High-Speed Fail Begins in California

And residents aren’t happy. AP:

Trucks loaded with tomatoes, milk and almonds clog the two main highways that bisect California’s farm heartland, carrying goods to millions along the Pacific Coast and beyond. This dusty stretch of land is the starting point for one of the nation’s most expensive public infrastructure projects: a $68 billion high-speed rail system that would span the state, linking the people of America’s salad bowl to more jobs, opportunity and buyers.

Five years ago, California voters overwhelmingly approved the idea of bringing a bullet train to the nation’s most populous state. It would be America’s first high-speed rail system, sold to the public as a way to improve access to good-paying jobs, cut pollution from smog-filled roadways and reduce time wasted sitting in traffic while providing an alternative to high fuel prices.

Now, engineering work has finally begun on the first 30-mile segment of track here in Fresno, a city of a half-million people with high unemployment and a withering downtown core littered with abandoned factories and shuttered stores.

Rail is meant to help this place, with construction jobs now and improved access to economic opportunity once the job is complete. But the region that could benefit most from the project is also where opposition to it has grown most fierce.

“I just wish it would go away, this high-speed rail. I just wish it would go away,” says Gary Lanfranco, whose restaurant in downtown Fresno is slated to be demolished to make way for rerouted traffic.

Such sentiments can be heard throughout the Central Valley, where roads are dotted with signs such as: “HERE COMES HIGH SPEED RAIL There goes the farm.” Growers complain of misplaced priorities, and residents wonder if their tax money is being squandered.

Aaron Fukuda, a civil engineer whose house in the dairy town of Hanford lies directly in one of the possible train routes, says: “People are worn out, tired, frustrated.”

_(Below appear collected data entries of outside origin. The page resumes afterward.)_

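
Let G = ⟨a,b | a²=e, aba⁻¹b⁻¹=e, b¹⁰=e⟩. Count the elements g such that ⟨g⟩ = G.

⟨g⟩ = G would require ord(g) = |G| = 20, but the maximum element order in G is 10 < 20. So G is not cyclic and no single element generates it: the count is 0.

Answer: 0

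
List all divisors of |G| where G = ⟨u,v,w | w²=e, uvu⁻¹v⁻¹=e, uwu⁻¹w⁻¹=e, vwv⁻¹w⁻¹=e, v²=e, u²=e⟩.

|G| = 8 = 2³. By Lagrange's theorem the order of any subgroup divides 8; the divisors of 8 are 1, 2, 4, 8.

Answer: 1, 2, 4, 8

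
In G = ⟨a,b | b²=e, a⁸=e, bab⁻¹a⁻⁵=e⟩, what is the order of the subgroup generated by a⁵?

|⟨a⁵⟩| equals the order of a⁵. Compute successive powers until reaching e:
  (a⁵)¹ = a⁵, (a⁵)² = a², (a⁵)³ = a⁷, (a⁵)⁴ = a⁴, (a⁵)⁵ = a, (a⁵)⁶ = a⁶, (a⁵)⁷ = a³, (a⁵)⁸ = e.
The smallest positive k with (a⁵)ᵏ = e is 8, so |⟨a⁵⟩| = 8.

Answer: 8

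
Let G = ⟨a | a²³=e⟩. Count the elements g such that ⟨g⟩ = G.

G is cyclic of order 23. An element generates G iff its order is 23, and a cyclic group of order 23 has exactly φ(23) = 22 such elements.

Answer: 22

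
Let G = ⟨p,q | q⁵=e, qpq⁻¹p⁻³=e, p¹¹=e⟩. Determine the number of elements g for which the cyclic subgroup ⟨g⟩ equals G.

⟨g⟩ = G would require ord(g) = |G| = 55, but the maximum element order in G is 11 < 55. So G is not cyclic and no single element generates it: the count is 0.

Answer: 0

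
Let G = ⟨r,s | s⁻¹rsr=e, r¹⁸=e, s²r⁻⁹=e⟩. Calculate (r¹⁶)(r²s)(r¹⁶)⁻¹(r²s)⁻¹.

[(r¹⁶), (r²s)] = (r¹⁶)·(r²s)·(r¹⁶)⁻¹·(r²s)⁻¹.
  (r¹⁶) · (r²s) = s
  s · (r²) = r⁷s⁻¹
  (r⁷s⁻¹) · (r²s⁻¹) = r¹⁴

Answer: r¹⁴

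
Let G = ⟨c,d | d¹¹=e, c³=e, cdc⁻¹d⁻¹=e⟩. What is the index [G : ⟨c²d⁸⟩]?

First find ord(c²d⁸) by computing successive powers:
  (c²d⁸)¹ = c²d⁸, (c²d⁸)² = cd⁵, (c²d⁸)³ = d², (c²d⁸)⁴ = c²d¹⁰, (c²d⁸)⁵ = cd⁷, (c²d⁸)⁶ = d⁴, (c²d⁸)⁷ = c²d, (c²d⁸)⁸ = cd⁹, (c²d⁸)⁹ = d⁶, (c²d⁸)¹⁰ = c²d³, (c²d⁸)¹¹ = c, (c²d⁸)¹² = d⁸, (c²d⁸)¹³ = c²d⁵, (c²d⁸)¹⁴ = cd², (c²d⁸)¹⁵ = d¹⁰, (c²d⁸)¹⁶ = c²d⁷, (c²d⁸)¹⁷ = cd⁴, (c²d⁸)¹⁸ = d, (c²d⁸)¹⁹ = c²d⁹, (c²d⁸)²⁰ = cd⁶, (c²d⁸)²¹ = d³, (c²d⁸)²² = c², (c²d⁸)²³ = cd⁸, (c²d⁸)²⁴ = d⁵, (c²d⁸)²⁵ = c²d², (c²d⁸)²⁶ = cd¹⁰, (c²d⁸)²⁷ = d⁷, (c²d⁸)²⁸ = c²d⁴, (c²d⁸)²⁹ = cd, (c²d⁸)³⁰ = d⁹, (c²d⁸)³¹ = c²d⁶, (c²d⁸)³² = cd³, (c²d⁸)³³ = e.
So |⟨c²d⁸⟩| = ord(c²d⁸) = 33. With |G| = 33, by Lagrange [G : ⟨c²d⁸⟩] = 33/33 = 1.

Answer: 1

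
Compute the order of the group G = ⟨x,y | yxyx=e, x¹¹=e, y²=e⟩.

Enumerate words in the generators, reducing via the relations: the distinct elements are
  {e, x, y, xy, x², x³, x⁴, x⁵, x⁶, x⁷, x⁸, x⁹, x²y, x³y, x¹⁰, x⁴y, x⁵y, x⁶y, x⁷y, x⁸y, x⁹y, x¹⁰y}.
No further products give new elements, so |G| = 22.

Answer: 22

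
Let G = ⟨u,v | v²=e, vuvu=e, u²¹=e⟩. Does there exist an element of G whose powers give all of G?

Every cyclic group is abelian. But u·v = uv while v·u = u²⁰v, so u·v ≠ v·u and G is not abelian. Hence G is not cyclic.

Answer: No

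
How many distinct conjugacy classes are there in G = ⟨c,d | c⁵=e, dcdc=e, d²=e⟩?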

And then there’s this headline from the Guardian:

High-speed rail construction begins in California with an uncertain future

Governor Jerry Brown’s legacy project faces opposition from residents pushed off property and worried over murky planning

More anger from local residents, via the Washington Post:

Local opposition rises against Calif. high-speed rail as engineering begins in Central Valley

This is a fiscal train-wreck in the making. Kill it now.